Restoration & Water Well Decommissioning Cost-Sharing Grant Programs Aim To Improve Water Quality
News from the Niagara Peninsula Conservation Authority
Posted November 4th, 2021 on Niagara At Large
The Niagara Peninsula Conservation Authority (NPCA) is seeking applications for its Restoration and Water Well Decommissioning grant programs for projects in 2022.
Selected projects will help improve water quality and wildlife habitat as part of ongoing efforts to restore and preserve the Niagara Peninsula watershed’s natural heritage and water resources.

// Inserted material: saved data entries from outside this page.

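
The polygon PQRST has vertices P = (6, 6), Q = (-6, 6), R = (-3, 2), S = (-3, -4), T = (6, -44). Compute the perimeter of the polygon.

114

|PQ| = √((-12)² + (0)²) = √144 = 12
|QR| = √((3)² + (-4)²) = √25 = 5
|RS| = √((0)² + (-6)²) = √36 = 6
|ST| = √((9)² + (-40)²) = √1681 = 41
|TP| = √((0)² + (50)²) = √2500 = 50
Perimeter = 12 + 5 + 6 + 41 + 50 = 114.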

“The Restoration Grant Program is one of several ways the NPCA works to improve the health of the Niagara Peninsula watershed’s natural features, as research has shown it is highly degraded,” says Geoff Verkade, Senior Manager of Integrated Watershed Planning and Information Management at NPCA.
“With eight categories and a variety of project options ranging from the creation of wetlands and tree plantings to riparian and upland habitat restoration, we welcome private and public landowners, NGOs, nature clubs, and ‘Friends of’ groups to join us in these efforts.”

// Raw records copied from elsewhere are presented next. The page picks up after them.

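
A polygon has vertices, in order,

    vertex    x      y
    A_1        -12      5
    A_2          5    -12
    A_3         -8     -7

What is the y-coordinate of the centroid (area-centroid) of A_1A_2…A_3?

Apply the surveyor's formula. First the cross-terms c_i = x_i·y_{i+1} − x_{i+1}·y_i:
  119, -131, -124  ⇒  2A = -136, A = -68.
Then Σ (y_i + y_{i+1})·c_i = 1904, so ȳ = 1904 / (6·(-68)) = -14/3.

-14/3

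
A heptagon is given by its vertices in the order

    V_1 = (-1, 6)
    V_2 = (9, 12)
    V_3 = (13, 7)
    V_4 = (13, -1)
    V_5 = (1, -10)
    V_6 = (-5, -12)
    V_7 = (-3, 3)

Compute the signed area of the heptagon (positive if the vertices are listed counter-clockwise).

-260

Cross-terms: -66, -93, -104, -129, -62, -51, -15  ⇒  Σ = -520
Signed area = Σ/2 = -260 (negative ⇒ clockwise traversal).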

In 2020, the program saw much success with the planting of 40,900 trees and 2,500 shrubs, reforestation of 18.3 hectares of land, and restoration of 4.74 hectares of wetland, 1.3 hectares of riparian habitat, and 2.9 kilometres of grass waterways. “We continue to build on this momentum and the shared interest in a healthy and resilient watershed,” adds Verkade.
While the Restoration Grant Program seeks to restore and enhance wildlife habitat and forest cover, improving water quality lies at the core of all its projects. The NPCA’s water quality monitoring program’s results indicate that most of the surface waters in the watershed are either poor or impaired. Restricting livestock access to watercourses and reducing animal waste contamination are two examples of eligible projects that will help improve water quality.
The NPCA also offers the Water Well Decommissioning Grant Program for watershed residents, designed to protect groundwater by plugging and sealing abandoned or unused water wells.
“These water wells can be a physical danger to kids and pets, and they represent a direct threat to groundwater supplies,” says Steve Miller, Senior Manager of Water Resources at NPCA. “Since contaminants applied to the surface may easily flow through these open conduits and reach the water table, decommissioning an unused or abandoned water well plugs the pollution pathway and moves us forward in looking to protect the quality of groundwater.”
Residents of the Niagara Peninsula watershed are encouraged to take advantage of these two grant programs and join the NPCA to protect and restore local water quality and diverse habitats.
Applications for Water Well Decommissioning grants are accepted year-round, on a first come, first serve basis. This program provides an 80 per cent grant rate to a maximum amount of $1,000 per well and a maximum of two wells per property. Funding for the program is limited and once funds are exhausted, the program will conclude for the calendar year.
The application intake date for Restoration Grant Program projects to take place in 2022 is fast approaching on November 15. Feasible projects will be eligible for grants of up to $15,000.
Both grants are available to qualifying landowners with lands located within the NPCA jurisdiction. To learn more about the Restoration and Water Well Decommissioning grant programs, or to download the application form, visit npca.ca/restoration or npca.ca/well-decommissioning.
About NPCA – The Niagara Peninsula Conservation Authority (NPCA) is a community-based natural resource management agency that works to protect, enhance, and sustain healthy watersheds. With 61 years of experience, the NPCA offers watershed programs and services that focus on flood and hazard management, source water protection, species protection, ecosystem restoration, community stewardship, and land management.
The NPCA is one of 36 Conservation Authorities in the Province of Ontario and manages 41 Conservation Areas within the Niagara Peninsula watershed held in public trust for recreation, heritage preservation, conservation, and education. These natural and shared greenspaces marry nature, culture, and adventure to create limitless opportunities for discovery.